Remember when the Boca-River final was going to be something so epic the future of South American football and the nation of Argentina as a whole would be changed forever? Remember when we were promised two breathtaking matches that would be viewed by football fans all around the world? Remember when Argentina’s President petitioned to allow visiting fans into the stadiums to prove Argentine football fans can be mature and civilized? Remember the small club in Bell Ville, Córdoba named River Plate who plays in a Boca colored kit that proved to us that peace in a Superclásico could be possible? Remember those days when we knew a date, time, and location for the Libertadores final?
With all that has happened over the past four days, it’s hard to remember that at one point, there was actually supposed to be a football match – and not just any match, one that could change to course of football history. But all that has been forgotten.
Call it chaos, bedlam, pandemonium, insanity – whatever word you would like to use to describe it – the 2018 Copa Libertadores final has been unforgettable, and not for any of the reasons we had hoped for.
If you too have found this entire mess to be more annoying than educational, don’t worry, those of us who have less of a life than you do can bring you up to speed on the latest Copa Libertadores news. Everything is still up in the air, but as of today, here is what we know, or better said, what we think we know based on what has been reported. Buckle up, it’s about to get real boring.
Why was the match not played? What happened?
The second leg of the Copa Libertadores final was scheduled to take place at El Monumental, River Plate’s stadium, on Saturday November 24th. A few hours before kickoff, a bus carrying Boca’s team was in route to the stadium. As it approached, a group of River fans began throwing rocks, glass bottles, and some sort of gas substance at the bus. A handful of windows were smashed and two Boca players, most significantly, their captain Pablo Pérez, were injured. Several other players were effected by the gas and were in visible discomfort. Boca claimed they were in no position to play.
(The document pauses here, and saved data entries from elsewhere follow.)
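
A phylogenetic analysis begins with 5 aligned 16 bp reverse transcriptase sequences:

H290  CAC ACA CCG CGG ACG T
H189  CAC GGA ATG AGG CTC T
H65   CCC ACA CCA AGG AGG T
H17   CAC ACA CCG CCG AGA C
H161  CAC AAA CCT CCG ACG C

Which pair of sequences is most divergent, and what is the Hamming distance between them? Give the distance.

Pairwise Hamming distances:
  H290 vs H189: 8
  H290 vs H65: 4
  H290 vs H17: 4
  H290 vs H161: 4
  H189 vs H65: 9
  H189 vs H17: 10
  H189 vs H161: 11
  H65 vs H17: 6
  H65 vs H161: 7
  H17 vs H161: 4
The largest is 11, between H189 and H161.

11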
The match was originally delayed one hour, and then two, and finally suspended until Sunday. As Sunday rolled around Boca stood their ground that they were still in no condition to play and the match was again suspended.
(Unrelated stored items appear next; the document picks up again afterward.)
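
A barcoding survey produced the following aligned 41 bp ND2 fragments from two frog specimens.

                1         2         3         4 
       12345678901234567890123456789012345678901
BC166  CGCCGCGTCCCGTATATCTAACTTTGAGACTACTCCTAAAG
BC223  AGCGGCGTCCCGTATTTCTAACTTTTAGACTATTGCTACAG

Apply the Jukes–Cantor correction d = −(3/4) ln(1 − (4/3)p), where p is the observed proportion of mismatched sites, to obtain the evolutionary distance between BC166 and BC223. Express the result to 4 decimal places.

Mismatches occur at site 1 (C↔A), site 4 (C↔G), site 16 (A↔T), site 26 (G↔T), site 33 (C↔T), site 35 (C↔G), site 39 (A↔C).
p = 7/41 = 0.170732.
d = −0.75 · ln(1 − (4/3)·0.170732) = −0.75 · ln(0.772357) = −0.75 · (-0.258308) = 0.1937.

0.1937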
Representatives from both teams met at CONMEBOL headquarters in Paraguay to determine if and when a match would be played.
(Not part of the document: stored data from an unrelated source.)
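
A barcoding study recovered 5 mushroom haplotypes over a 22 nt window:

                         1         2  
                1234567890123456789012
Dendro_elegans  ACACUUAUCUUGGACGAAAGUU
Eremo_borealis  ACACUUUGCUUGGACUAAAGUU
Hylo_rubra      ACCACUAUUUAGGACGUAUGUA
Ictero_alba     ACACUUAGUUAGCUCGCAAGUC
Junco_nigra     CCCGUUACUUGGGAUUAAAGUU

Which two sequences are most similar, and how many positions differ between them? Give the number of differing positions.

Pairwise Hamming distances:
  Dendro_elegans vs Eremo_borealis: 3
  Dendro_elegans vs Hylo_rubra: 8
  Dendro_elegans vs Ictero_alba: 7
  Dendro_elegans vs Junco_nigra: 8
  Eremo_borealis vs Hylo_rubra: 11
  Eremo_borealis vs Ictero_alba: 8
  Eremo_borealis vs Junco_nigra: 8
  Hylo_rubra vs Ictero_alba: 9
  Hylo_rubra vs Junco_nigra: 10
  Ictero_alba vs Junco_nigra: 11
The smallest is 3, between Dendro_elegans and Eremo_borealis.

3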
Will there be a second leg?
Yes. After meeting Tuesday morning, CONMEBOL released a statement that the second leg will be played either December 8th or 9th. Boca however, will appeal this decision. President Daniel Angelici has requested that River be disqualified, and the title be handed to his club. Boca has stated that their players do not feel safe and there is also precedent for a walkover win to be awarded.
In 2015 Boca and River played in the Copa Libertadores round of 16, yes this was not the first time the two have met in the tournament, just the first time they have met in the final. River won the first leg in El Monumental 1-0. The second match was played at La Bombonera and as the River squad emerged from the locker room for the second half, Boca fans spayed some sort of gas or other irritant substance on the River players making it impossible for them to continue with the match. Boca were disqualified, River awarded victory and would subsequently go on to win the Copa Libertadores. Boca was fined, and fans were banned from attending the next several matches.
So, if River was awarded the victory in 2015, shouldn’t Boca be crowned champions?
This is exactly what Boca is arguing. Even though both cases have their similarities, there are some significant differences. First, this is the final, like it or not, CONMEBOL does not want to award their trophy to one team without even playing the match.
Second, the incident in 2015 occurred inside of Boca’s stadium. Once it moves inside the team’s grounds, the security of the fans and players falls upon the club. The incident last Saturday took place in route to, but outside of River’s stadium – the city of Buenos Aires is at fault for the poor execution of security, not River.
Third, only one of Boca’s starters was injured. Pablo Pérez sustained injuries to his eye, one report stating that he currently has lost 60% of his vision, but it is expected that the injury will be healed and should not keep him out the final if played in two weeks. When River was hit with gas, the majority of the starting 11 would not have been able to continue.
And fourth, River were leading on aggregate with 45 minutes remaining in 2015; on this occasion the second leg hasn’t kicked off and the score is still level.
What an almighty clusterfuck this has been.
I was genuinely thrilled when the final was made. It felt like a truly historic moment.
Needless to say, the reality has been something else entirely.